Stanley
- Full name: Stanley Football Club
- Nicknames: the Light Blues, the Stiles
- Founded: 1882
- Dissolved: 1896
- Ground: Walton Stiles
| Home colours |

= Stanley F.C. (Liverpool) =

Football club in Liverpool, England

Stanley F.C., often referred to from 1887 to 1890 as Liverpool Stanley, was an English association football club, from Liverpool in Merseyside.

==History==
The club was founded in 1882 by cricketers from the Stanley Cricket Club, who played their matches in Stanley Park in Liverpool. The club optimistically entered the Lancashire Senior Cup straight after foundation, but lost by a competition record score of 23–0 to Witton F.C. of Blackburn.

In 1885, the club used the proceeds from a Liverpool Senior Cup tie against Everton at Anfield to build an enclosure at Walton Stiles and set up a new home there. The club's first match at their new ground was against Darwen F.C. at the start of the 1885–86 season.

The club struggled to gain support because of earlier clubs in the city, such as Everton, Liverpool Ramblers, and Bootle. One way in which it attracted players, in an era in which professionalism was banned, was for the club's backers to provide employment; many of the players brought in to play for Stanley worked at the United Grain Elevating Company in Bootle. Certainly by 1886 the club had enough members to field three teams on the same day; a measure of the times is that in that era the third team was good enough to face Tranmere Rovers.

However, while the club could attract 2,000 fans when hosting Everton, more regular matches only brought in a "poor attendance". The club's one match in the main section of the FA Cup, in 1887–88, a 5–1 defeat at home to Halliwell (having reached half-time 1–0 up), only attracted a crowd of 1,000. On the same day, Bootle were hosting a crowd of 3,000 against Workington.

===Liverpool Senior Cup final===

The club's best run in the Liverpool Senior Cup came in 1887–88, the expulsion of Everton for breaches of residency rules removing much of the interest from the competition. The original semi-final tie (the club's fifth appearance at that stage) against Tranmere ended in a draw, before a crowd of only 400; Stanley played the second half with ten men after Goodall left the pitch in protest at the refereeing, which saw three goals disallowed for Stanley. Stanley won the replay 9–1, Goodall scoring a hat-trick, perhaps justifying the criticism of the refereeing.

The club suffered a curious incident shortly before the final when the club's goalkeeper, M'Allum (a Scots import), attacked an opponent (George) during a match, to such an extent that he was prosecuted before magistrates, and fined £1 plus costs. It was a particularly ill-judged action given the club's opponents were the Liverpool Police Athletic Club.

The lack of support the club was attracting was demonstrated by the attendance at the final. Three weeks before, 3,000 people saw Bootle play a friendly against Halliwell; however only 500 saw Bootle play Stanley in the final, at the athletic grounds in Fairfield.

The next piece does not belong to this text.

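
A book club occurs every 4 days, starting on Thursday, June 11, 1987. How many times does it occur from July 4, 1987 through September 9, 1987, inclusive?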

Bootle took the lead in the first minute, without a Stanley player touching the ball, and Stanley finished the game with nine men; Wright being forced off injured after a collision with Bootle goalkeeper Jackson, when 2–0 down, and William Brown sent off for jumping at Allsop "in a very ugly fashion" in the final minute, after Bootle had scored their third and final goal.

===Local leagues===

In 1888–89, the club reached the third round of the FA Cup qualifying competition, but was drawn to play Cliftonveille of Belfast away, and, rather than incur the costs, the club scratched the tie and played a friendly against Bootle instead.

The club never reached as far in the Cup again, losing 12–0 at Ardwick in the first qualifying round two seasons later.

The formation of the Football League, and later Liverpool F.C. and Liverpool Caledonians F.C., all proved serious blows to the club's hopes of being competitive. The club was a founder member of the Lancashire Combination in 1891–92, but only won once in 14 matches, and left the league at the end of the season, instead joining the Liverpool District League, which, in 1895–96, merged with the Wirral League to form the Liverpool & Wirral League. Even this proved to be too strong for the club, and the club retired from the League early in the 1895–96 season, after its last Cup tie (a defeat to Northwich Victoria). A charity match in April 1896 was meant to generate some income for the club, but it appears to have been used only to clear debts, and the club did not emerge for the following season; instead offering Walton Stiles for rent and for the 1897–98 season Everton took the ground over for its amateur side.

==Colours==

The club's colours were listed as blue and white, and the media often referred to the club as the Light Blues, although at least one correspondent considered the "sky blue" jerseys to be " most hideous".

==Notable players==

Alec Dick, Archie Goodall, William Brown, Charles McGoldrick - future Evertonians.